Things soon changed. In 1675, again acting on the advice of the Marquise de Montespan, Louis XIV granted her two royal donations which enabled her to purchase the estate of Maintenon and take on the title which came with it. In 1680 she was given the position, created especially for her, of “second lady-in-waiting” to the Dauphine. Following the disgrace of the Marquise de Montespan in a poisoning scandal and the death of Queen Maria Theresa of Austria, she married the king in secret in 1683.
Madame de Maintenon held a great influence over Louis XIV, who visited her every day in her apartments overlooking the palace’s royal courtyard. He worked here, held meetings with his ministers, and enjoyed moments of tranquillity in the company of his secret wife. It is difficult to determine, nonetheless, how much of a role she played in the monarch’s political decisions. Her “reign”, which some contemporaries decried as strict and boring, did appear to coincide with a certain change in the king’s character. Madame de Maintenon bore much of the blame for this new state of affairs, which many courtiers resented. A few days before the death of Louis XIV in 1715, his powerful secret bride retired to Saint-Cyr, the school for girls which she had persuaded the king to found.

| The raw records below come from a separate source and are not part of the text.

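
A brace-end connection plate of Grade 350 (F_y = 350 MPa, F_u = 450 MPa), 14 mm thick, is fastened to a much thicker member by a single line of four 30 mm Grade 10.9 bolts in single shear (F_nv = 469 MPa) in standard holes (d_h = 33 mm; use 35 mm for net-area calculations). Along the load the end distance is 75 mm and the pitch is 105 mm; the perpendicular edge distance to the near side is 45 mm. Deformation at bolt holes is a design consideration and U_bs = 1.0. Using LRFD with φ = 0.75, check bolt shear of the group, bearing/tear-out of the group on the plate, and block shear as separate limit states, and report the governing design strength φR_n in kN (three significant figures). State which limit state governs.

Bolt shear: A_b = π·30²/4 = 706.9 mm²; R_n = 469 × 706.9 × 4 × 1 / 1000 = 1326 kN → 0.75 × 1326 = 995 kN.
Bearing: edge l_c = 58.5, r_n = 442.3 kN; interior l_c = 72, r_n = 453.6 kN; R_n = 442.3 + 3·453.6 = 1803 kN → 1350 kN.
Block shear: A_gv = 5460, A_nv = 3745, A_nt = 385 mm²; R_n = min(0.6F_uA_nv, 0.6F_yA_gv) + U_bs·F_u·A_nt = 1184 kN → 888 kN.
Block shear governs: 888 kN.

888 kN (block shear governs)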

Madame de Maintenon was buried at the school for young girls she founded in Saint-Cyr, which was subsequently converted into a military academy by Napoleon. Her body was exhumed by revolutionaries in 1793. Her remains were rediscovered during the Second World War amid the ruins of the bombed academy and were transferred to the royal chapel at the Palace of Versailles, before being returned to Saint-Cyr in 1969.